Legado y Maternidad
Jessed
El sol comenzaba a descender detrás de las montañas, pintando el cielo con tonos dorados y púrpuras que parecían fundirse con la sangre antigua que corría por mis venas. En el jardín que habíamos sembrado juntos, mis manos recorrían con cuidado la tierra fresca alrededor de las nuevas flores y hierbas, como si regara no solo plantas, sino también sueños, memorias y esperanzas. La tierra era fértil, no solo de vida, sino de historia, y yo sentía que cada pequeño brote era un latido del tiempo, una promesa que yo debía proteger.
Veía con ternura a mis tres nuevas vidas, mis tres cachorras, pequeñas y frágiles, pero tan llenas de fuerza que parecía imposible que alguna sombra pudiera tocarlas. Sus suaves respiraciones y sus manitas diminutas eran la continuidad de un legado que jamás se rompería, la encarnación viva de la sangre de lobas que nos precedieron y de las lunas que nos guiaron.
Mientras las observaba, sentí una mezcla de asombro y gratitud. “¿Cómo es posible que algo tan pequeño tenga dentro tanto poder?”, susurré para mí misma. Una de ellas, con ojos tan violetas como los míos, me miró fijamente como si entendiera cada palabra, y una sonrisa cálida se dibujó en mis labios.
Alaric se acercó lentamente, dejando caer suavemente su mano sobre mi hombro. Su mirada se posó en las cachorras y luego volvió hacia mí, llena de esa mezcla de amor y respeto que solo compartíamos después de tantos años juntos.
—Ellas son la prueba viviente de todo por lo que hemos luchado —dijo en voz baja—. Y también la promesa de que nuestra historia continúa.
Lo miré, emocionada. —A veces siento que llevo en mi pecho no solo a estas pequeñas, sino a todas las generaciones que vinieron antes que yo. Que soy su voz, su fuerza. Y también su guardiana.
Alaric asintió. —Lo eres, Jessed. Y también eres la madre que necesita esta manada para seguir adelante. Porque ser madre no es solo dar vida, es enseñar, proteger, guiar… y, cuando llegue el momento, dejar ir.
La noche cayó con suavidad, y la luna apareció en el cielo, su luz plateada bañando el jardín. Las sombras danzaban entre las flores, y en ese instante, las cachorras comenzaron a moverse, jugueteando entre ellas, tropezando, pero sin rendirse. Me acerqué y acaricié la cabeza de la más pequeña, que se acurrucó contra mi mano con un suspiro dulce.

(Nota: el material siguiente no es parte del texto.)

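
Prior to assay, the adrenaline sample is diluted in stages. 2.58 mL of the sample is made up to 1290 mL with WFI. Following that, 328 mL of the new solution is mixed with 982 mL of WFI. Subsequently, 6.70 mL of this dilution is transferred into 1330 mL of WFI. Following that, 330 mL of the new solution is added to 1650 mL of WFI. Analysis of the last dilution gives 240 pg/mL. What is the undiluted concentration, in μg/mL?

574 μg/mL

Overall dilution factor = 500 × 3.994 × 199.5 × 6 = 2.39 × 10⁶.
Original = 240 pg/mL × 2.39 × 10⁶ = 5.74 × 10⁸ pg/mL = 574 μg/mL.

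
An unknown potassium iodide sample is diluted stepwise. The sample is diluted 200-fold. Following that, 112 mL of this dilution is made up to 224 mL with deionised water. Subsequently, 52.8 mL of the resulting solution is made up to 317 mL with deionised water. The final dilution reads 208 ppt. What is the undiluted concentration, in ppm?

Overall dilution factor = 200 × 2 × 6.004 = 2402.
Original = 208 ppt × 2402 = 5.00 × 10⁵ ppt = 0.500 ppm.

0.500 ppm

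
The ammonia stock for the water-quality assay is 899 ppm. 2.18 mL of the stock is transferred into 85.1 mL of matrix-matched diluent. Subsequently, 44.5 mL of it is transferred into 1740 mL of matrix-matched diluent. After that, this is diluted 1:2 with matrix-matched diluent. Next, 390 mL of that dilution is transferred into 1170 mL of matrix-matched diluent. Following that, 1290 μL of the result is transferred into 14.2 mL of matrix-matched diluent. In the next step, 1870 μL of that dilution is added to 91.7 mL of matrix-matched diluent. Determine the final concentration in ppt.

Overall dilution factor = 40.04 × 40.10 × 2 × 4 × 12.01 × 50.04 = 7.72 × 10⁶.
899 ppm / 7.72 × 10⁶ = 1.16 × 10⁻⁴ ppm = 116 ppt.

116 ppt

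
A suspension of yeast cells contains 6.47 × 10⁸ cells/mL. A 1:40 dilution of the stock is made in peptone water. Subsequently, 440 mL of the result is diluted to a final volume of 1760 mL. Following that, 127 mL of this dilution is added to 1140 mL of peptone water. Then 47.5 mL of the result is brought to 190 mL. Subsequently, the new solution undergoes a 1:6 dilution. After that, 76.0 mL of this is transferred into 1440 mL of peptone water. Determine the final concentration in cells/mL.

Overall dilution factor = 40 × 4 × 9.976 × 4 × 6 × 19.95 = 7.64 × 10⁵.
6.47 × 10⁸ cells/mL / 7.64 × 10⁵ = 847 cells/mL.

847 cells/mL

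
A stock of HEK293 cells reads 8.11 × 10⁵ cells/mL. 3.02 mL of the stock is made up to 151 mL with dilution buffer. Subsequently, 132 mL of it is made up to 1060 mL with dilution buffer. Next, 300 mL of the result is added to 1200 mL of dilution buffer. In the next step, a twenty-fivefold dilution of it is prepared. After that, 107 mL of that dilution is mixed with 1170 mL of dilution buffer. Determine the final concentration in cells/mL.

Overall dilution factor = 50 × 8.030 × 5 × 25 × 11.93 = 5.99 × 10⁵.
8.11 × 10⁵ cells/mL / 5.99 × 10⁵ = 1.35 cells/mL.

1.35 cells/mL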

—Tú te parecerás mucho a mí —le susurré—. Fuerte, orgullosa… pero con un corazón tan grande como la luna.
Una sonrisa se dibujó en mi rostro mientras Alaric y yo nos sentábamos juntos, mirando a nuestras hijas crecer bajo el amparo de un cielo que parecía bendecirnos.
—¿Sabes? —me dijo él—. Creo que cada vez que la luna llena aparece, ella nos recuerda quiénes somos realmente. Que somos parte de algo más grande, algo eterno.

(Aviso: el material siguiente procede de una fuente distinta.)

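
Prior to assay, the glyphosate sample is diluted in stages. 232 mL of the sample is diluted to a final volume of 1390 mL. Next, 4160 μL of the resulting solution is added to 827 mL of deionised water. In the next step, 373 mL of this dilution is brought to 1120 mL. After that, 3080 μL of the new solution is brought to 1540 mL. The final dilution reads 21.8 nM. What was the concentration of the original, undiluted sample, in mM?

39.2 mM

Overall dilution factor = 5.991 × 199.8 × 3.003 × 500 = 1.80 × 10⁶.
Original = 21.8 nM × 1.80 × 10⁶ = 3.92 × 10⁷ nM = 39.2 mM.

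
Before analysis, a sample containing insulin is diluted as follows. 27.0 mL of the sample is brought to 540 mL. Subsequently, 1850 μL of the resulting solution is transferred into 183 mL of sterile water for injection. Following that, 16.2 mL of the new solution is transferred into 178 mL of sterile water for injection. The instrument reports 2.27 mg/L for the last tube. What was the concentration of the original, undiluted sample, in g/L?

Overall dilution factor = 20 × 99.92 × 11.99 = 2.40 × 10⁴.
Original = 2.27 mg/L × 2.40 × 10⁴ = 5.44 × 10⁴ mg/L = 54.4 g/L.

54.4 g/L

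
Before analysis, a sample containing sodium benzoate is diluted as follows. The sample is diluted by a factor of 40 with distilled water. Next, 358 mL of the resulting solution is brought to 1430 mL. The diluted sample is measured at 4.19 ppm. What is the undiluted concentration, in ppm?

Overall dilution factor = 40 × 3.994 = 160.
Original = 4.19 ppm × 160 = 669 ppm.

669 ppm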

Lo miré, sintiendo el peso de esas palabras como un abrazo cálido. —Y eso me da esperanza, Alaric. Que mientras haya luna, habrá manada. Y mientras haya manada, habrá amor.

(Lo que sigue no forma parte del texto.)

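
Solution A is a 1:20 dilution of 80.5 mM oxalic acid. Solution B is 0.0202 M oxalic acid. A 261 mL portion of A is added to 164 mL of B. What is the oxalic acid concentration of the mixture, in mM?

C_A = 80.5 mM / 20 = 4.02 mM.
C_B = 0.0202 M = 20.2 mM.
C_mix = (C_A·V_A + C_B·V_B)/(V_A + V_B) = (4.02×261 + 20.2×164) / 425.0 = 10.3 mM.

10.3 mM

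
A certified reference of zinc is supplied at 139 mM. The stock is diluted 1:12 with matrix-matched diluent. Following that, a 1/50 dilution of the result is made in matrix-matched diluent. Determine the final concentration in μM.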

En silencio, nuestras manos se entrelazaron, y sentí que en ese lazo no solo había amor entre dos almas, sino también el vínculo con todas las generaciones pasadas y futuras que nos habían traído hasta aquí.
La maternidad me había enseñado que el verdadero legado no está solo en la sangre, sino en el amor que damos, en las historias que contamos y en la fuerza que compartimos.
Y bajo la luz plateada de la luna, supe que estábamos preparados para lo que viniera.